Question

The percentage of $C,{\text{ }}H{\text{ }}and{\text{ }}N$ in an organic compound is 40%, 13.3% and 46.7% respectively then its empirical formula is:

$${A.{\text{ }}{C_3}{H_{13}}{N_3}} \\\ {B.{\text{ }}C{H_2}N} \\\ {C.{\text{ }}C{H_4}N} \\\ {D.{\text{ }}C{H_5}N}$$

Answer 1

We must know that the empirical formula is the simplest positive integer ration possible for atoms present in any compound.

Complete answer:
Let’s start by discussing a little about the empirical formula; empirical formula is the simplest positive integer ration possible for atoms present in any compound.
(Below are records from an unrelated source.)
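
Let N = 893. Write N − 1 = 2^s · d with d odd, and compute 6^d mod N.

294

893 − 1 = 892 = 2^2 · 223, so d = 223.
6^1 ≡ 6 (mod 893)
6^2 ≡ 6^2 = 36 ≡ 36 (mod 893)
6^4 ≡ 36^2 = 1296 ≡ 403 (mod 893)
6^8 ≡ 403^2 = 162409 ≡ 776 (mod 893)
6^16 ≡ 776^2 = 602176 ≡ 294 (mod 893)
6^32 ≡ 294^2 = 86436 ≡ 708 (mod 893)
6^64 ≡ 708^2 = 501264 ≡ 291 (mod 893)
6^128 ≡ 291^2 = 84681 ≡ 739 (mod 893)
223 = 128 + 64 + 16 + 8 + 4 + 2 + 1 in binary powers of 2.
So 6^223 ≡ 739 · 291 · 294 · 776 · 403 · 36 · 6 ≡ 294 (mod 893).
Squaring chain: 294 → 708; never reaches −1, so base 6 is a Miller–Rabin witness that 893 is composite.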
For calculating the empirical formula follows the following:
Convert the percentages into masses.
Then calculate the moles of the given atom present in the molecule for that particular mass
Divide each mole value by the smallest number of moles calculated and rounded off to an integer. Here we get the empirical ratio.
Let’s formula be ${C_n}{H_m}{N_p}$ and the molecular mass be $100g$. Now we are given that Carbon is 40% so it $40g$, hydrogen is 13.3% so it is $13.3g$ and nitrogen is 46.7% so it is $46.7g$.
Now, the atomic weight of C, H, and N are 12, 1, and 14 respectively.
So, n will be 40 divided by 12 which will be 3.33, m will be 13.3 divided by 1 which will be 13.3 and p will be 46.7 divided by 14 which will be 3.33.
So the ratio of $C:H:N$ will be like $3.33:13.3:3.33$, but we require all this in positive integers, and decimals are not allowed so we will try to divide the whole into 3.33. By dividing we get the ratio of $C:H:N$ as $1:4:1$.
So, the answer to this question is $C{H_4}N$.

Note:
We can use empirical formulas to study about the ration in which the atoms are present in the molecule and not the number of elements present in the molecule. Also, the empirical formula does not tell the true identity of the molecule. Well, even after such drawbacks it is very useful for doing compound analysis of some unknown compound.